HIV care is at risk from the changes to the health service in England specialists are warning.
HIV care at risk from NHS changesAs part of NHS reorganisation, sexual healthcare became the responsibility of local authorities, while HIV care remains within the NHS.

The British HIV Association says many specialists feel the split has worsened patient care, and worry the situation will deteriorate even further.

The government said the NHS and local authorities should work together.

A survey by BHIVA, released to mark World Aids Day on Sunday 1st December, found a third of the 100 HIV specialists questioned thought care for people with HIV was poorer since the reorganisation in April this year. In addition two thirds thought care was set to deteriorate further.

In the past, HIV and genitourinary medicine (GUM) services were integrated, sharing staff and resources.

But the reorganisation transferred responsibilities for tackling public health issues such as obesity, smoking prevention and sexual health – but not HIV care – to local councils.

Around 100,000 people in the UK live with HIV.

Dr David Asboe, chair of BHIVA and a consultant in HIV medicine at the Chelsea and Westminster Hospital, said: “Key to the concerns uncovered in this survey are fears about the separation of HIV care from broader genitourinary medicine.”

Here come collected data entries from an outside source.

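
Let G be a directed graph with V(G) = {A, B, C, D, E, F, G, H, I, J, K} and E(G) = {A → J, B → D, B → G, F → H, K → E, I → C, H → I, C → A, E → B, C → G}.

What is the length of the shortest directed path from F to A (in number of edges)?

4

Distance 0: F.
Distance 1: H.
Distance 2: I.
Distance 3: C.
Distance 4: A, G — contains A.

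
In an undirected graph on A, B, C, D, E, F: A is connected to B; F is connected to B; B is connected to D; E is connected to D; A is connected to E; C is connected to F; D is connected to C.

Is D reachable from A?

Yes

Explore from A.
Distance 1: reach B, E.
Distance 2: reach D, F.
Found D.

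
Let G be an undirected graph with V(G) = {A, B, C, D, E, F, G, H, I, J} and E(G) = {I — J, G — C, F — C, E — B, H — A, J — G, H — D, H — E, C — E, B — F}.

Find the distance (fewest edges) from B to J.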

Dr Janet Wilson, president of the British Association for Sexual Health and HIV (BASHH), said: “Sexual health clinicians have been sounding the warnings around restructuring since the introduction of the government’s health reforms.

“We are already hearing about tendered GUM services being prevented from undertaking partner notification on people newly diagnosed as HIV-positive even though this is the most effective public health intervention for identifying undiagnosed HIV infection.”

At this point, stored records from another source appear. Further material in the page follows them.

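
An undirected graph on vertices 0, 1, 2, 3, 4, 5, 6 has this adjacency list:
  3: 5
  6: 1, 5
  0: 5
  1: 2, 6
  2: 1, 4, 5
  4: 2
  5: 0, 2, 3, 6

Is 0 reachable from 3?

Explore from 3.
Distance 1: reach 5.
Distance 2: reach 0, 2, 6.
Found 0.

Yes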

She added: “We need government, national and local agencies to urgently work together to prevent HIV and GUM care going backwards.”

Dr Steve Taylor, lead consultant in HIV Services at Birmingham Heartlands Hospital, said there was an issue with staff who had worked for joint HIV and GUM services in the past moving to a new sexually transmitted infection centre and being lost to the HIV services: “The way the system has been created has made an artificial divide between classic GUM services and HIV.

And he suggested anything not in the GUM service contracts risked being lost or downgraded, such as contact tracing to find current and former partners, data collection and training.

Dr Taylor added: “It’s about who is going to pick up the responsibility for all of those things that appear to be falling in the middle of what’s being covered by NHS England and by local authorities.”

A Department of Health spokesman said: “Public Health England’s report on HIV care last year reported an increase in people being diagnosed and prompt integration into care. However, the NHS and local authorities should work together to make sure that sexual health services are convenient and work for patients.”